Section 7.4 Amendment. Subject to Section 1.3(c), this Agreement may be amended by the Company, Parent and the Purchaser at any time prior to the Effective Time; provided, however, that, after approval of the Merger by the Company’s stockholders, no amendment may be made which, by Law or in accordance with the rules of any relevant stock exchange, requires further approval by such stockholders without the further approval of such stockholders. This Agreement may not be amended except by an instrument in writing signed by the parties hereto.

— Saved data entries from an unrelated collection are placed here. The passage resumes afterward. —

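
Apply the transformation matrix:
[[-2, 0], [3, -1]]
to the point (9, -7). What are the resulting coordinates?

Matrix multiplication:
[[-2, 0], [3, -1]] × [9, -7]ᵀ
= [(-2)(9) + (0)(-7), (3)(9) + (-1)(-7)]ᵀ
= [-18, 34]ᵀ
Result: (-18, 34)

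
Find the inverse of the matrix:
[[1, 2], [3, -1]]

For [[a,b],[c,d]], inverse = (1/det)·[[d,-b],[-c,a]]
det = (1)(-1) - (2)(3) = -1 - 6 = -7
Inverse = (1/-7)·[[-1, -2], [-3, 1]]
= [[1/7, 2/7], [3/7, -1/7]]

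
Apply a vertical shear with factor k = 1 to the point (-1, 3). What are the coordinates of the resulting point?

Shear matrix for vertical shear with factor k = 1:
[[1, 0], [1, 1]]
Result: (-1, 3) → (-1, 2)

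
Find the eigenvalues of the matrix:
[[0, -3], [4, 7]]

Characteristic equation: det(A - λI) = 0
λ² - (trace)λ + (det) = 0
trace = 0 + 7 = 7, det = (0)(7) - (-3)(4) = 12
λ² - (7)λ + (12) = 0
λ = (7 ± √((7)² - 4·(12))) / 2 = (7 ± √1) / 2
Solving: λ = 3, 4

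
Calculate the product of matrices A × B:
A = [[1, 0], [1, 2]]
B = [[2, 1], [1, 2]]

Matrix multiplication:
C[0][0] = 1×2 + 0×1 = 2
C[0][1] = 1×1 + 0×2 = 1
C[1][0] = 1×2 + 2×1 = 4
C[1][1] = 1×1 + 2×2 = 5
Result: [[2, 1], [4, 5]]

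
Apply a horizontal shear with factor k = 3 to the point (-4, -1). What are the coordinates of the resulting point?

Shear matrix for horizontal shear with factor k = 3:
[[1, 3], [0, 1]]
Result: (-4, -1) → (-7, -1)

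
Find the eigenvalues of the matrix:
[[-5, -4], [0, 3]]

Characteristic equation: det(A - λI) = 0
λ² - (trace)λ + (det) = 0
trace = -5 + 3 = -2, det = (-5)(3) - (-4)(0) = -15
λ² - (-2)λ + (-15) = 0
λ = (-2 ± √((-2)² - 4·(-15))) / 2 = (-2 ± √64) / 2
Solving: λ = -5, 3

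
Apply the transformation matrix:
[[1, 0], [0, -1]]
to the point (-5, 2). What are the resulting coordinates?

Matrix multiplication:
[[1, 0], [0, -1]] × [-5, 2]ᵀ
= [(1)(-5) + (0)(2), (0)(-5) + (-1)(2)]ᵀ
= [-5, -2]ᵀ
Result: (-5, -2)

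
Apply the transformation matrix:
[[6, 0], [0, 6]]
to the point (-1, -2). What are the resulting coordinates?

Matrix multiplication:
[[6, 0], [0, 6]] × [-1, -2]ᵀ
= [(6)(-1) + (0)(-2), (0)(-1) + (6)(-2)]ᵀ
= [-6, -12]ᵀ
Result: (-6, -12)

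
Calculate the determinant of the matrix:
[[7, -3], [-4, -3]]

For a 2×2 matrix [[a, b], [c, d]], det = ad - bc
det = (7)(-3) - (-3)(-4) = -21 - 12 = -33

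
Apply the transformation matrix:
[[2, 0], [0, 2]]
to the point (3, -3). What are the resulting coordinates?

Matrix multiplication:
[[2, 0], [0, 2]] × [3, -3]ᵀ
= [(2)(3) + (0)(-3), (0)(3) + (2)(-3)]ᵀ
= [6, -6]ᵀ
Result: (6, -6)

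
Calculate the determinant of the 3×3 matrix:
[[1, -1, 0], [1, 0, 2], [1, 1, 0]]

Expansion along first row:
det = 1·det([[0,2],[1,0]]) - -1·det([[1,2],[1,0]]) + 0·det([[1,0],[1,1]])
    = 1·(0·0 - 2·1) - -1·(1·0 - 2·1) + 0·(1·1 - 0·1)
    = 1·-2 - -1·-2 + 0·1
    = -2 + -2 + 0 = -4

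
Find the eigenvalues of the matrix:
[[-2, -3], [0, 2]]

Characteristic equation: det(A - λI) = 0
λ² - (trace)λ + (det) = 0
trace = -2 + 2 = 0, det = (-2)(2) - (-3)(0) = -4
λ² - (0)λ + (-4) = 0
λ = (0 ± √((0)² - 4·(-4))) / 2 = (0 ± √16) / 2
Solving: λ = -2, 2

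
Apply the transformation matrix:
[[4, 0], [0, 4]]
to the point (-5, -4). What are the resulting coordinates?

Matrix multiplication:
[[4, 0], [0, 4]] × [-5, -4]ᵀ
= [(4)(-5) + (0)(-4), (0)(-5) + (4)(-4)]ᵀ
= [-20, -16]ᵀ
Result: (-20, -16)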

Section 7.5 Waiver. Subject to Section 1.3(c), at any time prior to the Effective Time, Parent and the Purchaser, on the one hand, and the Company, on the other hand, may (i) extend the time for the performance of any of the obligations or other acts of the other, (ii) waive any breach or inaccuracy in the representations and warranties of the other contained herein or in any document delivered pursuant hereto and (iii) waive compliance by the other with any of the agreements or conditions contained herein or in Annex I hereto; provided, however, that, after approval of the Merger by the Company’s stockholders, no extension or waiver may be made which, by Law or in accordance with the rules of any relevant stock exchange, requires further approval by such stockholders without the further approval of such stockholder. Any such extension or waiver shall be valid only if set forth in an instrument in writing signed by the party or parties to be bound thereby, but such extension or waiver or failure to insist on strict compliance with an obligation, covenant, agreement or condition shall not operate as a waiver of, or estoppel with respect to, any subsequent or other failure.